For Nazia* (name changed on request), the experience was not entirely negative when it came to how people acted towards her after she lost her husband. “My friends and family were quite empathetic and helpful when it happened,” she says, but adds that the experience has been mixed, “Because on my husband’s first death anniversary, my relatives, and that too close ones, called and expected me to be crying and be really sad. Incidentally, my daughter got engaged two years later on the same date that my husband had died, and even my closest of kin said, ‘why did you do it on the same date?’ I got tired explaining that the boy’s sister was leaving the next day so I did not have an option,” she says. “To date, I feel people observe me intently, and expect me to be sad and depressed,” she adds.

Yet, life has not allowed her that liberty.
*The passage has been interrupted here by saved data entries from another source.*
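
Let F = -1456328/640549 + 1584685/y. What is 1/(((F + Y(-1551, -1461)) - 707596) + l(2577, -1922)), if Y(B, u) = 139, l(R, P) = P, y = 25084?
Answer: -16067531116/11396990617676451 ≈ -1.4098e-6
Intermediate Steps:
F = 978537860513/16067531116 (F = -1456328/640549 + 1584685/25084 = 978537860513/16067531116 ≈ 60.902)
1/(((F + Y(-1551, -1461)) - 707596) + l(2577, -1922)) = 1/(((978537860513/16067531116 + 139) - 707596) - 1922) = 1/((3211924685637/16067531116 - 707596) - 1922) = 1/(-11366108822871499/16067531116 - 1922) = 1/(-11396990617676451/16067531116) = -16067531116/11396990617676451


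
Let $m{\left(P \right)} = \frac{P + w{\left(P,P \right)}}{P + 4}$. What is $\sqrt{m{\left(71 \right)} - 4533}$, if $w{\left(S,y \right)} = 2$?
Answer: $\frac{i \sqrt{1019706}}{15} \approx 67.32 i$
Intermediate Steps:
$m{\left(P \right)} = \frac{2 + P}{4 + P}$ ($m{\left(P \right)} = \frac{P + 2}{P + 4} = \frac{2 + P}{4 + P}$)
$\sqrt{m{\left(71 \right)} - 4533} = \sqrt{\frac{2 + 71}{4 + 71} - 4533} = \sqrt{\frac{1}{75} \cdot 73 - 4533} = \sqrt{\frac{73}{75} - 4533} = \sqrt{- \frac{339902}{75}} = \frac{i \sqrt{1019706}}{15}$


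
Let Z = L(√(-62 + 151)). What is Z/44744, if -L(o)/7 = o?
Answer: -√89/6392 ≈ -0.0014759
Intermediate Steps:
L(o) = -7*o
Z = -7*√89 (Z = -7*√(-62 + 151) = -7*√89 ≈ -66.038)
Z/44744 = -7*√89/44744 = -7*√89*(1/44744) = -√89/6392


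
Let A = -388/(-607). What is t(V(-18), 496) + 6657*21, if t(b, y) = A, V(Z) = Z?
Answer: 84857167/607 ≈ 1.3980e+5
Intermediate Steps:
A = 388/607 (A = -388*(-1/607) = 388/607 ≈ 0.63921)
t(b, y) = 388/607
t(V(-18), 496) + 6657*21 = 388/607 + 6657*21 = 388/607 + 139797 = 84857167/607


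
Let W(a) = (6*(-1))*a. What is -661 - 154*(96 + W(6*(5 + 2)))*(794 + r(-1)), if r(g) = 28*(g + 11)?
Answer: 25801115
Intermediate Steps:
r(g) = 308 + 28*g (r(g) = 28*(11 + g) = 308 + 28*g)
W(a) = -6*a
-661 - 154*(96 + W(6*(5 + 2)))*(794 + r(-1)) = -661 - 154*(96 - 36*(5 + 2))*(794 + (308 + 28*(-1))) = -661 - 154*(96 - 36*7)*(794 + (308 - 28)) = -661 - 154*(96 - 6*42)*(794 + 280) = -661 - 154*(96 - 252)*1074 = -661 - (-24024)*1074 = -661 - 154*(-167544) = -661 + 25801776 = 25801115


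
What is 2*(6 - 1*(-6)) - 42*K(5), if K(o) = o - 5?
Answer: 24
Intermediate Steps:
K(o) = -5 + o
2*(6 - 1*(-6)) - 42*K(5) = 2*(6 - 1*(-6)) - 42*(-5 + 5) = 2*(6 + 6) - 42*0 = 2*12 + 0 = 24 + 0 = 24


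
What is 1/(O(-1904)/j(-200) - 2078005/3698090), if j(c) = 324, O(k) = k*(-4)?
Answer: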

Gaping challenges faced this mother of two when her husband passed away, leaving them in the midst of financial challenges. “I didn’t really get any time to mourn. I was out of the house on the fourth day for the death certificate. Who else was there to support me and my girls?” As her family did not own a house, Nazia had to arrange a place to live soon after becoming a widow, and started working full-time to support herself and her daughters. “I heard comments like ‘haan haan tum to buhut independent ho, tumhain kisi ki zaroorat nahin (You are a very independent woman, seems you need no one)’.” But she did what she had to in order to survive. “In so many ways, I have become a stronger woman since I lost my husband,” she says.

Another social attitude is the assumption that widowed women are on the lookout for a man to remarry. “My male colleagues stopped visiting me [even for work] because their wives did not want their husbands to interact with me,” says Farah. She poignantly describes the experience of being widowed: “It was like being off-loaded on a dark highway in the middle of a journey.” Her being a financially empowered single woman has proven to be another challenge, as men see such a woman as a lucrative prospect.

Advising young girls, Farah says girls need to be independent and educated to be able to support themselves if such a situation in life arises. She is also of the opinion that girls should weigh carefully factors like health and lifestyle of a man before marrying, because unhealthy lifestyles or diseases of a man may result in his prematurely leaving this world, and the widow being left to suffer.

“I hate when in the ‘marital status’ column, I am asked to write ‘widow’,” Farah says. “This status does not identify who I am. I have also realised that my happiness is my own responsibility, as is my survival. This trial has made me stronger as a woman.”